The scathing letter was penned next to a photo of Silas graduating high school.
Read the entire letter below:
While Michael and Lynne clearly had no qualms about keeping their son, experts say the decision isn’t an easy one to make.
On the medical side your doctor ought to refer you to experts who can explain, in detail, what condition your child will be living with and what the effect of this will be. They will make a recommendation, but the final decision remains yours.

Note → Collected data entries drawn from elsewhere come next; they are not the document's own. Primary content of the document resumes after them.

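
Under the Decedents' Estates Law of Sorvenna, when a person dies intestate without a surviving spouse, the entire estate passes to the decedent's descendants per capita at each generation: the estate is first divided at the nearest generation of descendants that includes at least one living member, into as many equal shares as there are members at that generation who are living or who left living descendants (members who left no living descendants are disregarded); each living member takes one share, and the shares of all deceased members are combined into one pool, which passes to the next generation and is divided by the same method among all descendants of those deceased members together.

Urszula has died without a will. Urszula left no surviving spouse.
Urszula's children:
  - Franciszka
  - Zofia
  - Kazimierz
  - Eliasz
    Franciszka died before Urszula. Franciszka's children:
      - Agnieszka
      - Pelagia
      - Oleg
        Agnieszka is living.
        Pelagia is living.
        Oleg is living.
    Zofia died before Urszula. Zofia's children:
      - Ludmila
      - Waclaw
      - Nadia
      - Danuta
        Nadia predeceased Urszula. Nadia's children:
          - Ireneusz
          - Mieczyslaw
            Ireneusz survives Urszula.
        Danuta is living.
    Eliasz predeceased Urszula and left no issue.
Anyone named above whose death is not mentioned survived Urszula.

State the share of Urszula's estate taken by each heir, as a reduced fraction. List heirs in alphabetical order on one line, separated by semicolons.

There is no surviving spouse, so the entire estate passes to Urszula's descendants per capita at each generation.
At generation 1 (Franciszka, Zofia, Kazimierz) there are 3 shares of (1)/3 = 1/3 each.
Living: Kazimierz — each takes 1/3.
Deceased: Franciszka and Zofia. Their combined 2/3 is pooled and carried to generation 2.
At generation 2 (Agnieszka, Pelagia, Oleg, Ludmila, Waclaw, Nadia, Danuta) there are 7 shares of (2/3)/7 = 2/21 each.
Living: Agnieszka, Pelagia, Oleg, Ludmila, Waclaw, and Danuta — each takes 2/21.
Deceased: Nadia. That 2/21 share is carried to generation 3.
At generation 3 (Ireneusz, Mieczyslaw) there are 2 shares of (2/21)/2 = 1/21 each.
Living: Ireneusz and Mieczyslaw — each takes 1/21.

Agnieszka 2/21; Danuta 2/21; Ireneusz 1/21; Kazimierz 1/3; Ludmila 2/21; Mieczyslaw 1/21; Oleg 2/21; Pelagia 2/21; Waclaw 2/21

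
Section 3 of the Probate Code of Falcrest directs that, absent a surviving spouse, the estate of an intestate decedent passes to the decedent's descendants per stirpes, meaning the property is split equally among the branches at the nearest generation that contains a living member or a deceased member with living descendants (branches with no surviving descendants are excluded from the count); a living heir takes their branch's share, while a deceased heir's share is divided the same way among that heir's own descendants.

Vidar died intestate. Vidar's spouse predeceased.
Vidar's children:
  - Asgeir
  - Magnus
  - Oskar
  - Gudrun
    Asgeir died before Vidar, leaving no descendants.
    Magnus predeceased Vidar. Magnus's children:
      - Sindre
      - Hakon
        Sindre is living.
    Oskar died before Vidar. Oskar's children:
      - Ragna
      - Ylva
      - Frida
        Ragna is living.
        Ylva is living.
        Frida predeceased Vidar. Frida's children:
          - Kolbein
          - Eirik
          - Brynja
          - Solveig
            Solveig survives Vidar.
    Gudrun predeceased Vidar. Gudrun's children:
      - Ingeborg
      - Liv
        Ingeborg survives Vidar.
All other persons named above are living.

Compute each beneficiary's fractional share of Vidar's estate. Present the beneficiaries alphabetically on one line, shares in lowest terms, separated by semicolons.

There is no surviving spouse, so the entire estate passes to Vidar's descendants per stirpes.
Asgeir left no surviving issue, so that branch lapses and is disregarded.
The estate is divided into 3 equal shares of 1/3 among Magnus, Oskar, Gudrun.
Magnus predeceased; the 1/3 allotted to Magnus's branch passes to Magnus's issue by representation.
The 1/3 is divided into 2 equal shares of 1/6 among Sindre, Hakon.
Sindre is living and takes 1/6.
Hakon is living and takes 1/6.
Oskar predeceased; the 1/3 allotted to Oskar's branch passes to Oskar's issue by representation.
The 1/3 is divided into 3 equal shares of 1/9 among Ragna, Ylva, Frida.
Ragna is living and takes 1/9.
Ylva is living and takes 1/9.
Frida predeceased; the 1/9 allotted to Frida's branch passes to Frida's issue by representation.
The 1/9 is divided into 4 equal shares of 1/36 among Kolbein, Eirik, Brynja, Solveig.
Kolbein is living and takes 1/36.
Eirik is living and takes 1/36.
Brynja is living and takes 1/36.
Solveig is living and takes 1/36.
Gudrun predeceased; the 1/3 allotted to Gudrun's branch passes to Gudrun's issue by representation.
The 1/3 is divided into 2 equal shares of 1/6 among Ingeborg, Liv.
Ingeborg is living and takes 1/6.
Liv is living and takes 1/6.

Brynja 1/36; Eirik 1/36; Hakon 1/6; Ingeborg 1/6; Kolbein 1/36; Liv 1/6; Ragna 1/9; Sindre 1/6; Solveig 1/36; Ylva 1/9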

An easy decision it certainly won’t be, says dr. Anthony Costandius, a psychologist from Cape Town who specialises in assisting parents of disabled children. You need to consider how demanding the child will be and you need to accept that the rest of your life will be filled with recurring grief and heightened stress, he says.
“You are going to be reminded of the fact that your child cannot develop like others and that your ideals for the child might not be realised. All the extra care and financial demands are also going to add stress.”
But this doesn’t mean you can’t conquer these obstacles, says Anthony. The most important factor is that the parents have a strong relationship, otherwise the relationship will crack under the pressure, he adds. You should also consider the effect of a disabled brother or sister on your other children.
Ultimately, your disabled child can live a high quality life, as long as you process the loss, ensure that you have practical and emotional support systems in place and tackle the challenges one at a time.